No Man’s Land
Publisher Nan A. Talese Books/Knopf, January 24, 2017
Inspired by the real-life experiences of his grandfather, J. R. R. Tolkien, during World War I, Simon Tolkien delivers a perfectly rendered novel rife with class tension, period detail, and stirring action, ranging from the sharply divided society of Northern England to the trenches of the Somme.
Adam Raine is a boy cursed by misfortune. His impoverished childhood in turn-of-the-century London comes to a sudden and tragic end when his mother is killed in a workers’ protest march. His father, Daniel, is barely able to cope with the loss. But a job opportunity in the coal mining town of Scarsdale offers one last chance, so father and son head north. The relocation is hard on Adam: the local boys prove difficult to befriend, and he never quite fits in. Meanwhile tensions between the miners and their employer, Sir John Scarsdale, escalate and finally explode with terrible consequences.

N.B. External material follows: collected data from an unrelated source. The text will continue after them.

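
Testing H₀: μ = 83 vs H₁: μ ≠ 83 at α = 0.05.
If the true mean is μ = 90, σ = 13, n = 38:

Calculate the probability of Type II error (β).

SE = σ/√n = 13/√38 = 2.1089
Critical values: μ₀ ± z_0.025×SE = 83 ± 1.960×2.1089
Acceptance region: (78.8666, 87.1334)
Under H₁ (μ = 90): z_high = (87.1334 - 90)/2.1089 = -1.3593, z_low = (78.8666 - 90)/2.1089 = -5.2792
β = P(not reject | H₁) = Φ(-1.3593) - Φ(-5.2792) ≈ 0.0870

Answer: β ≈ 0.0870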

In the aftermath, Adam’s fate shifts once again, and he finds himself drawn into the opulent Scarsdale family home, where he makes an enemy of Sir John’s son, Brice, who subjects Adam to a succession of petty cruelties for daring to step above his station. Adam finds consolation in the company of Miriam, the local parson’s beautiful daughter, with whom he falls in love. When they become engaged and Adam wins a scholarship to Oxford, he starts to feel that his life is finally coming together—until the outbreak of war threatens to tear everything apart.
From the slums of London to the riches of an Edwardian country house, from the dark seams of a Yorkshire coal mine to the exposed terrors of the trenches in France, Adam’s journey from boy to man is set against the backdrop of a society violently entering the modern world.